Raymond J. Lassor (born 1963) is an American serial killer who strangled to death three women, and attempted to murder a fourth, in the span of just over two months in 1984. He later became the first criminal to be successfully prosecuted under the newly enacted Rhode Island "Life Without Parole Statute", headed by prosecutor Jeffrey B. Pine, and promptly received life imprisonment without parole for his crimes.

==Murders==
In the summer of 1984, three women were killed in a remarkably similar fashion in Providence's downtown area: all were found within a five-block radius, near a bus depot, were strangled to death and left only partially clothed. The first murder occurred on June 26, with the victim being 22-year-old prostitute Lori Carlucci, whose body was found in a vacant parking lot. Weeks later, on August 17, the body of 18-year-old aspiring model-gospel singer Wanda Sue Adams, of Columbia, South Carolina, was found floating in the Woonasquatucket River. Adams had been visiting relatives in Providence at the time of her murder. The final killing occurred on August 30, when the body of 58-year-old transient Delores Neuser was found battered in a parking garage. The murders raised fears of a serial killer in Providence, and local police formed a special group to catch the perpetrator as fast as possible.
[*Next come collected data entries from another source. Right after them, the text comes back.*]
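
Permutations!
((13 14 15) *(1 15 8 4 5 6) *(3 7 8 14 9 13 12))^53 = (1 6 5 4 8 7 3 12 15)(9 13) = [0, 6, 2, 12, 8, 4, 5, 3, 7, 13, 10, 11, 15, 9, 14, 1]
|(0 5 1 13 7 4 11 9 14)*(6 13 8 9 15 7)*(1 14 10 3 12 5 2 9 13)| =|(0 2 9 10 3 12 5 14)(1 8 13 6)(4 11 15 7)| =8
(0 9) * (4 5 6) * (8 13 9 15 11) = [15, 1, 2, 3, 5, 6, 4, 7, 13, 0, 10, 8, 12, 9, 14, 11] = (0 15 11 8 13 9)(4 5 6)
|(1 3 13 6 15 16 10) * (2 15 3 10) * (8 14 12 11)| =12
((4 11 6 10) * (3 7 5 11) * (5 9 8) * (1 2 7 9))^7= (1 2 7)(3 4 10 6 11 5 8 9)= [0, 2, 7, 4, 10, 8, 11, 1, 9, 3, 6, 5]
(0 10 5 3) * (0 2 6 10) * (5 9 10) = (2 6 5 3)(9 10) = [0, 1, 6, 2, 4, 3, 5, 7, 8, 10, 9]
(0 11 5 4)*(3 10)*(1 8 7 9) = (0 11 5 4)(1 8 7 9)(3 10) = [11, 8, 2, 10, 0, 4, 6, 9, 7, 1, 3, 5]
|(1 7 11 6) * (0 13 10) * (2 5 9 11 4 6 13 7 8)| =|(0 7 4 6 1 8 2 5 9 11 13 10)| =12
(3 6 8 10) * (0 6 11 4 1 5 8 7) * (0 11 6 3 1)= (0 3 6 7 11 4)(1 5 8 10)= [3, 5, 2, 6, 0, 8, 7, 11, 10, 9, 1, 4]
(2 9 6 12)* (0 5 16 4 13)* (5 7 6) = (0 7 6 12 2 9 5 16 4 13) = [7, 1, 9, 3, 13, 16, 12, 6, 8, 5, 10, 11, 2, 0, 14, 15, 4]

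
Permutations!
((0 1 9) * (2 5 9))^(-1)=(0 9 5 2 1)=[9, 0, 1, 3, 4, 2, 6, 7, 8, 5]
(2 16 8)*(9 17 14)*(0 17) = (0 17 14 9)(2 16 8) = [17, 1, 16, 3, 4, 5, 6, 7, 2, 0, 10, 11, 12, 13, 9, 15, 8, 14]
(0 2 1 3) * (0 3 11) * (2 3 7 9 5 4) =[3, 11, 1, 7, 2, 4, 6, 9, 8, 5, 10, 0] =(0 3 7 9 5 4 2 1 11)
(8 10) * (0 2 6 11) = [2, 1, 6, 3, 4, 5, 11, 7, 10, 9, 8, 0] = (0 2 6 11)(8 10)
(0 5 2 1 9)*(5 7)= (0 7 5 2 1 9)= [7, 9, 1, 3, 4, 2, 6, 5, 8, 0]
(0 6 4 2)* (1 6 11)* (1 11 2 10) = (11)(0 2)(1 6 4 10) = [2, 6, 0, 3, 10, 5, 4, 7, 8, 9, 1, 11]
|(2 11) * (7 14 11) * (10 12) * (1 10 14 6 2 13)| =6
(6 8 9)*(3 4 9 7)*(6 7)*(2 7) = (2 7 3 4 9)(6 8) = [0, 1, 7, 4, 9, 5, 8, 3, 6, 2]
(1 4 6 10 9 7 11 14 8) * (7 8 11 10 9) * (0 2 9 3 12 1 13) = (0 2 9 8 13)(1 4 6 3 12)(7 10)(11 14) = [2, 4, 9, 12, 6, 5, 3, 10, 13, 8, 7, 14, 1, 0, 11]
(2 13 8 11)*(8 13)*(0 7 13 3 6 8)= (0 7 13 3 6 8 11 2)= [7, 1, 0, 6, 4, 5, 8, 13, 11, 9, 10, 2, 12, 3]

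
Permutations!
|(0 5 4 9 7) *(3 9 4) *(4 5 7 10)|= |(0 7)(3 9 10 4 5)|= 10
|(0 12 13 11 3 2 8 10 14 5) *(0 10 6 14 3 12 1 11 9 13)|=|(0 1 11 12)(2 8 6 14 5 10 3)(9 13)|=28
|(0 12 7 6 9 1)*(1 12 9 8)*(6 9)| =|(0 6 8 1)(7 9 12)| =12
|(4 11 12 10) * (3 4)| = |(3 4 11 12 10)| = 5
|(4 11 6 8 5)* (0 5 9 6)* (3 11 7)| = 6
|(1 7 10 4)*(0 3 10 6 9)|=|(0 3 10 4 1 7 6 9)|=8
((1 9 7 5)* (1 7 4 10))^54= (1 4)(9 10)= [0, 4, 2, 3, 1, 5, 6, 7, 8, 10, 9]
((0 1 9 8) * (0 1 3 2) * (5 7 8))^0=(9)=[0, 1, 2, 3, 4, 5, 6, 7, 8, 9]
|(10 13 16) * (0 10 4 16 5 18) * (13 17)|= 6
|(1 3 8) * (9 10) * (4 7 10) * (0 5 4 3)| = |(0 5 4 7 10 9 3 8 1)| = 9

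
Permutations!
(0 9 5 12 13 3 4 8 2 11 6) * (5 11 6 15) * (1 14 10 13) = [9, 14, 6, 4, 8, 12, 0, 7, 2, 11, 13, 15, 1, 3, 10, 5] = (0 9 11 15 5 12 1 14 10 13 3 4 8 2 6)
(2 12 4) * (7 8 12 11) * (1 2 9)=(1 2 11 7 8 12 4 9)=[0, 2, 11, 3, 9, 5, 6, 8, 12, 1, 10, 7, 4]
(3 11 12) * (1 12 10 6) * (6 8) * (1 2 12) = [0, 1, 12, 11, 4, 5, 2, 7, 6, 9, 8, 10, 3] = (2 12 3 11 10 8 6)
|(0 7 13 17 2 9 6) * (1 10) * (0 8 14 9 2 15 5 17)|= 12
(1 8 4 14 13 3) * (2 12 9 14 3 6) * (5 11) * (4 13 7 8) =(1 4 3)(2 12 9 14 7 8 13 6)(5 11) =[0, 4, 12, 1, 3, 11, 2, 8, 13, 14, 10, 5, 9, 6, 7]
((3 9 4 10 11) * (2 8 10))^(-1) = (2 4 9 3 11 10 8) = [0, 1, 4, 11, 9, 5, 6, 7, 2, 3, 8, 10]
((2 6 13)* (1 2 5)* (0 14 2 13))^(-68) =(14)(1 13 5) =[0, 13, 2, 3, 4, 1, 6, 7, 8, 9, 10, 11, 12, 5, 14]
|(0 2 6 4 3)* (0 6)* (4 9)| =|(0 2)(3 6 9 4)| =4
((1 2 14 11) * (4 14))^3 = (1 14 2 11 4) = [0, 14, 11, 3, 1, 5, 6, 7, 8, 9, 10, 4, 12, 13, 2]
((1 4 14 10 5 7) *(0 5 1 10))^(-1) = (0 14 4 1 10 7 5) = [14, 10, 2, 3, 1, 0, 6, 5, 8, 9, 7, 11, 12, 13, 4]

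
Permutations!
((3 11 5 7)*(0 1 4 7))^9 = (0 4 3 5 1 7 11) = [4, 7, 2, 5, 3, 1, 6, 11, 8, 9, 10, 0]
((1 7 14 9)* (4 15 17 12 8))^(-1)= (1 9 14 7)(4 8 12 17 15)= [0, 9, 2, 3, 8, 5, 6, 1, 12, 14, 10, 11, 17, 13, 7, 4, 16, 15]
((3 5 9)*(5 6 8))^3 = (3 5 6 9 8) = [0, 1, 2, 5, 4, 6, 9, 7, 3, 8]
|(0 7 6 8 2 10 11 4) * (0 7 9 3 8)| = 10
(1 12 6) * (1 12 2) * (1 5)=[0, 2, 5, 3, 4, 1, 12, 7, 8, 9, 10, 11, 6]=(1 2 5)(6 12)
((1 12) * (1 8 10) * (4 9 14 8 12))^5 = [0, 10, 2, 3, 1, 5, 6, 7, 14, 4, 8, 11, 12, 13, 9] = (1 10 8 14 9 4)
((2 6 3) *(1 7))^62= (7)(2 3 6)= [0, 1, 3, 6, 4, 5, 2, 7]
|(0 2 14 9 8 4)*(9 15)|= |(0 2 14 15 9 8 4)|= 7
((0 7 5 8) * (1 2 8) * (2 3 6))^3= (0 1 2 7 3 8 5 6)= [1, 2, 7, 8, 4, 6, 0, 3, 5]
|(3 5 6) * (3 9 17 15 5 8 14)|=15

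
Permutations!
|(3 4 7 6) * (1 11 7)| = 6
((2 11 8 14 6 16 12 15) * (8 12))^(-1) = (2 15 12 11)(6 14 8 16) = [0, 1, 15, 3, 4, 5, 14, 7, 16, 9, 10, 2, 11, 13, 8, 12, 6]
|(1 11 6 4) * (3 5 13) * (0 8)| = |(0 8)(1 11 6 4)(3 5 13)| = 12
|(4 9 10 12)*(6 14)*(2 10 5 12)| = |(2 10)(4 9 5 12)(6 14)| = 4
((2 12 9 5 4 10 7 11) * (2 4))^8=(12)=[0, 1, 2, 3, 4, 5, 6, 7, 8, 9, 10, 11, 12]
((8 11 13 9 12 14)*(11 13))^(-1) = (8 14 12 9 13) = [0, 1, 2, 3, 4, 5, 6, 7, 14, 13, 10, 11, 9, 8, 12]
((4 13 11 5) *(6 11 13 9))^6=[0, 1, 2, 3, 9, 4, 11, 7, 8, 6, 10, 5, 12, 13]=(13)(4 9 6 11 5)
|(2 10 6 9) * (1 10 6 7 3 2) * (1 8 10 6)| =8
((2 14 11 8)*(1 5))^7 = (1 5)(2 8 11 14) = [0, 5, 8, 3, 4, 1, 6, 7, 11, 9, 10, 14, 12, 13, 2]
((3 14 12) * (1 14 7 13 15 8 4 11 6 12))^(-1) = [0, 14, 2, 12, 8, 5, 11, 3, 15, 9, 10, 4, 6, 7, 1, 13] = (1 14)(3 12 6 11 4 8 15 13 7)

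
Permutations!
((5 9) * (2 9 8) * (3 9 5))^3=(3 9)=[0, 1, 2, 9, 4, 5, 6, 7, 8, 3]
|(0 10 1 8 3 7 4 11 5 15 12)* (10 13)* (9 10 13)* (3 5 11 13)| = |(0 9 10 1 8 5 15 12)(3 7 4 13)| = 8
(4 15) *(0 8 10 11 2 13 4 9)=(0 8 10 11 2 13 4 15 9)=[8, 1, 13, 3, 15, 5, 6, 7, 10, 0, 11, 2, 12, 4, 14, 9]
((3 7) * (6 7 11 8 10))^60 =[0, 1, 2, 3, 4, 5, 6, 7, 8, 9, 10, 11] =(11)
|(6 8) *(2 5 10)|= |(2 5 10)(6 8)|= 6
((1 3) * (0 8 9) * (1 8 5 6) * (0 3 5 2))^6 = [0, 1, 2, 3, 4, 5, 6, 7, 8, 9] = (9)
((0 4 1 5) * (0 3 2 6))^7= (6)= [0, 1, 2, 3, 4, 5, 6]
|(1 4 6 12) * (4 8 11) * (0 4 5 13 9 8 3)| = 30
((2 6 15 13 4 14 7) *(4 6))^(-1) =(2 7 14 4)(6 13 15) =[0, 1, 7, 3, 2, 5, 13, 14, 8, 9, 10, 11, 12, 15, 4, 6]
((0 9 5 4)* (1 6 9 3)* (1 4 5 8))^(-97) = [4, 8, 2, 0, 3, 5, 1, 7, 9, 6] = (0 4 3)(1 8 9 6)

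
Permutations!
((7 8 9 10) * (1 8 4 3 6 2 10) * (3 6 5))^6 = [0, 1, 10, 3, 6, 5, 2, 4, 8, 9, 7] = (2 10 7 4 6)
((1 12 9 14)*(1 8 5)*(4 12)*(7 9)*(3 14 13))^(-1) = [0, 5, 2, 13, 1, 8, 6, 12, 14, 7, 10, 11, 4, 9, 3] = (1 5 8 14 3 13 9 7 12 4)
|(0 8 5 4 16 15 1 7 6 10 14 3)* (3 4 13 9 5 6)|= 33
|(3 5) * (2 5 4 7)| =5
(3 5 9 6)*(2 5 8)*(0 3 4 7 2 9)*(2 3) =[2, 1, 5, 8, 7, 0, 4, 3, 9, 6] =(0 2 5)(3 8 9 6 4 7)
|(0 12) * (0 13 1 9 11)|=|(0 12 13 1 9 11)|=6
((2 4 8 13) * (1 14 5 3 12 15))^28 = (1 12 5)(3 14 15) = [0, 12, 2, 14, 4, 1, 6, 7, 8, 9, 10, 11, 5, 13, 15, 3]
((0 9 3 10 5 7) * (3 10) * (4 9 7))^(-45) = (0 7)(4 5 10 9) = [7, 1, 2, 3, 5, 10, 6, 0, 8, 4, 9]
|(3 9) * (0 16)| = 2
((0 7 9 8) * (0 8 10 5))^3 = (0 10 7 5 9) = [10, 1, 2, 3, 4, 9, 6, 5, 8, 0, 7]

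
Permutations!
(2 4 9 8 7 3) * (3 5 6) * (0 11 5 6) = (0 11 5)(2 4 9 8 7 6 3) = [11, 1, 4, 2, 9, 0, 3, 6, 7, 8, 10, 5]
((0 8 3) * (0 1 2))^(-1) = (0 2 1 3 8) = [2, 3, 1, 8, 4, 5, 6, 7, 0]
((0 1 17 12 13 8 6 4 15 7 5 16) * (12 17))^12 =(17)(0 1 12 13 8 6 4 15 7 5 16) =[1, 12, 2, 3, 15, 16, 4, 5, 6, 9, 10, 11, 13, 8, 14, 7, 0, 17]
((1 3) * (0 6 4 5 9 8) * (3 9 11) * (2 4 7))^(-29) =(0 4 1 6 5 9 7 11 8 2 3) =[4, 6, 3, 0, 1, 9, 5, 11, 2, 7, 10, 8]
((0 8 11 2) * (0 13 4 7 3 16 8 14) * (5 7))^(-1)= (0 14)(2 11 8 16 3 7 5 4 13)= [14, 1, 11, 7, 13, 4, 6, 5, 16, 9, 10, 8, 12, 2, 0, 15, 3]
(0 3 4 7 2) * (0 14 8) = (0 3 4 7 2 14 8) = [3, 1, 14, 4, 7, 5, 6, 2, 0, 9, 10, 11, 12, 13, 8]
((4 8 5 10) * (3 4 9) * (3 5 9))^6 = (10) = [0, 1, 2, 3, 4, 5, 6, 7, 8, 9, 10]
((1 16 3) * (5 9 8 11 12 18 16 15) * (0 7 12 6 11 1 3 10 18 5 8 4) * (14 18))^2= (0 12 9)(1 8 15)(4 7 5)(10 18)(14 16)= [12, 8, 2, 3, 7, 4, 6, 5, 15, 0, 18, 11, 9, 13, 16, 1, 14, 17, 10]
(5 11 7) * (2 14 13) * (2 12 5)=[0, 1, 14, 3, 4, 11, 6, 2, 8, 9, 10, 7, 5, 12, 13]=(2 14 13 12 5 11 7)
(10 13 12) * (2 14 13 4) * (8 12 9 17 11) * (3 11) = (2 14 13 9 17 3 11 8 12 10 4) = [0, 1, 14, 11, 2, 5, 6, 7, 12, 17, 4, 8, 10, 9, 13, 15, 16, 3]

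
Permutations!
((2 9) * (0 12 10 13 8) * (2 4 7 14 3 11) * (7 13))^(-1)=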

==Arrest, trial and imprisonment==
On September 18, a 14-year-old Pawtucket girl named Carrie-Ann Talbot was found beaten and sexually assaulted in Roger Williams Park. She had heel marks on her left eye, resulting from her attacker stomping on her face, in which she had lost sight. Despite her severe injuries, she survived, and Talbot managed to tell what had transpired the previous day - she had been introduced to her would-be killer by an acquaintance, and claimed that "Ray" was a pimp who frequented the downtown bus station. After smoking some marijuana together in the park, she was suddenly attacked by her companion, who left her for dead, thinking she wouldn't survive the ordeal. When shown photographs of several suspects, both Talbot and her friend identified the supposed hustler - he was 23-year-old Raymond Lassor, an unemployed drifter and male prostitute who frequented the area.

That same day, Lassor was arrested, and during the subsequent police interviews, he signed four full confessions for the three murders and the rape of Talbot, with details of the crime scenes that only the actual perpetrator could know. He also faced an assault charge against a woman in his hometown of Westerly, but that charge was later dropped. In his trial, which lasted two years, Lassor's court-appointed attorney Russell M. Sollitto tried to discredit Talbot's testimony by arguing that she had blacked out during the attack, in addition to claiming that the authorities had coerced his client into writing the confessions. Despite his attempts, the Superior Court found Lassor guilty on all charges, as the witness testimony matched with the physical evidence left behind by the perpetrator, and as described by prosecutor Jeffrey B. Pine, "[Lassor's] fingerprint is on every crime in the case. It jumps out at you. Each one bears his mark." Receiving multiple life sentences without parole, Lassor became the first prisoner to be successfully prosecuted under the newly enacted "Life Without Parole Statute" in the state of Rhode Island.